7.1 Mamba-2 (Structured State Space Duality)

Mamba-2 (Dao and Gu, 2024)3 reformulates the selective SSM as a structured matrix operation, revealing a deep connection between SSMs and attention:

State Space Duality (SSD)

The selective scan can be expressed as a matrix multiplication with a specific causal structure:

\[ Y = M \cdot (X \odot B), \quad M_{ij} = \begin{cases} C_i^T \left(\prod_{k=j+1}^{i} \bar{A}_k\right) & i \geq j \\ 0 & i < j \end{cases} \]

This dual view enables using matrix multiply hardware (tensor cores) for training while retaining the recurrent form for inference.

7.2 Model Variants

Model Parameters Layers d_model d_state
Mamba-130M 130M 24 768 16
Mamba-370M 370M 48 1024 16
Mamba-790M 790M 48 1536 16
Mamba-1.4B 1.4B 48 2048 16
Mamba-2.8B 2.8B 64 2560 16
Mamba-2 Various -- -- 64-128

8. Educational Value

What Mamba Teaches

  1. Alternative to attention: Mamba is the most important counterexample to the assumption that transformers are the only viable architecture for language modeling. Understanding SSMs broadens one's view of sequence modeling fundamentally.
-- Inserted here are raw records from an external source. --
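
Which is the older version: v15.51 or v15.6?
v15.6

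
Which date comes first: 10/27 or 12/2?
10/27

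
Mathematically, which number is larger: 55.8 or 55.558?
55.8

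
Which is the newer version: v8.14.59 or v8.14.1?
v8.14.59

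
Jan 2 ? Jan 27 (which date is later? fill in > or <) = <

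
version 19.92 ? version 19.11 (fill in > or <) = >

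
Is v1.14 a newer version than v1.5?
Yes. Version numbers are compared segment by segment as integers, not as decimals: minor version 14 > 5, so v1.14 > v1.5 (even though the decimal 1.14 < 1.5).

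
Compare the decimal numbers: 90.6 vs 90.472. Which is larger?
90.6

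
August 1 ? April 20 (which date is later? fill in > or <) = >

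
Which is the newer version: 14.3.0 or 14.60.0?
14.60.0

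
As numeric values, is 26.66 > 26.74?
False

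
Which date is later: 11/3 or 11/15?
11/15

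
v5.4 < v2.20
False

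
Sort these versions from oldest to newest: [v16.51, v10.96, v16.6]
[v10.96, v16.6, v16.51]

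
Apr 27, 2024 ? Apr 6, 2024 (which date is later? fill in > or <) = >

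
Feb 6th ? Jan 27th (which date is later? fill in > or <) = >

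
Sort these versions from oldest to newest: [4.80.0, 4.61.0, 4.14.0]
[4.14.0, 4.61.0, 4.80.0]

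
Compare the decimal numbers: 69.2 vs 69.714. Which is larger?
69.714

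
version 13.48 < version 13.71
True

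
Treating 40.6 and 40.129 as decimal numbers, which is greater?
40.6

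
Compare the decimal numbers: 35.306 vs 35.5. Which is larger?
35.5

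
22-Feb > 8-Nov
False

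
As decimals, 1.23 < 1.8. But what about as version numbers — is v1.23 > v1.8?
True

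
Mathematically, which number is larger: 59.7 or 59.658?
59.7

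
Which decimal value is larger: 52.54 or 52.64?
52.64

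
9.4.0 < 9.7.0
True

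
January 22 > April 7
False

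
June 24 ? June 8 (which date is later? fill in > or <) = >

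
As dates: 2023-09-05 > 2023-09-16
False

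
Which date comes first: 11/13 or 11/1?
11/1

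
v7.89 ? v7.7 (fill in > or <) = >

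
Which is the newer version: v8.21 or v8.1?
v8.21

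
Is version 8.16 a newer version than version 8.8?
Yes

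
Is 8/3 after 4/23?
Yes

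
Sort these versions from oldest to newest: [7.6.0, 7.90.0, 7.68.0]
[7.6.0, 7.68.0, 7.90.0]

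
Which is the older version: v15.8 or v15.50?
v15.8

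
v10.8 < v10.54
True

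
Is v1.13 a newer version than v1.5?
Yes. Version numbers are compared segment by segment as integers, not as decimals: minor version 13 > 5, so v1.13 > v1.5 (even though the decimal 1.13 < 1.5).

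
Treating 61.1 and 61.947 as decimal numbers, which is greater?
61.947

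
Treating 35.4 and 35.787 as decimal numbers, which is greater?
35.787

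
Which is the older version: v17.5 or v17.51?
v17.5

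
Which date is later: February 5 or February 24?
February 24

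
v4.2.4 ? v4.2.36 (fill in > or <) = <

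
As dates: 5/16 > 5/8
True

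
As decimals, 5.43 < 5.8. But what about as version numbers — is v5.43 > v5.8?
True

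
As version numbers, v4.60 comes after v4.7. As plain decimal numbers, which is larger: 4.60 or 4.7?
4.7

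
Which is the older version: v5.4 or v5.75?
v5.4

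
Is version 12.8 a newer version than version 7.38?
Yes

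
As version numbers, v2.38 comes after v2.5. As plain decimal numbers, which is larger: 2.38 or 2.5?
2.5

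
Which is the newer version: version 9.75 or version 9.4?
version 9.75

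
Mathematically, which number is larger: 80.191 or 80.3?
80.3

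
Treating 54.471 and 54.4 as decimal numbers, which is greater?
54.471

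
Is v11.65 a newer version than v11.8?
Yes. Version numbers are compared segment by segment as integers, not as decimals: minor version 65 > 8, so v11.65 > v11.8 (even though the decimal 11.65 < 11.8).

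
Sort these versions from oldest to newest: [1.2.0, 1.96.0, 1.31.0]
[1.2.0, 1.31.0, 1.96.0]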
  2. Continuous-time dynamics: The derivation from continuous ODEs through discretization teaches the connection between differential equations and discrete sequence processing -- a bridge between signal processing and deep learning.

  3. Selectivity as content-based filtering: The input-dependent \(\Delta\) mechanism is an elegant implementation of "pay attention to what matters." Large \(\Delta\) incorporates new information; small \(\Delta\) preserves existing state. This is an intuitive analogy to attention's query-key mechanism.

  4. Complexity trade-offs: The \( O(n) \) vs \( O(n^2) \) comparison is not just theoretical -- it has direct implications for long-context applications. Mamba can process sequences of 100K+ tokens where attention would exhaust memory.

  5. Parallel scan algorithm: The parallel prefix scan is a classic algorithm from parallel computing. Implementing it for SSMs is a practical application of this fundamental technique.


9. References


  1. Gu, A. & Dao, T. "Mamba: Linear-Time Sequence Modeling with Selective State Spaces." arXiv:2312.00752, 2023. 

  2. Gu, A. et al. "Efficiently Modeling Long Sequences with Structured State Spaces." ICLR, 2022. 

  3. Dao, T. & Gu, A. "Transformers are SSMs: Generalized Models and Efficient Algorithms Through Structured State Space Duality." ICML, 2024. 

  4. Smith, J. T. H. et al. "Simplified State Space Layers for Sequence Modeling." ICLR, 2023.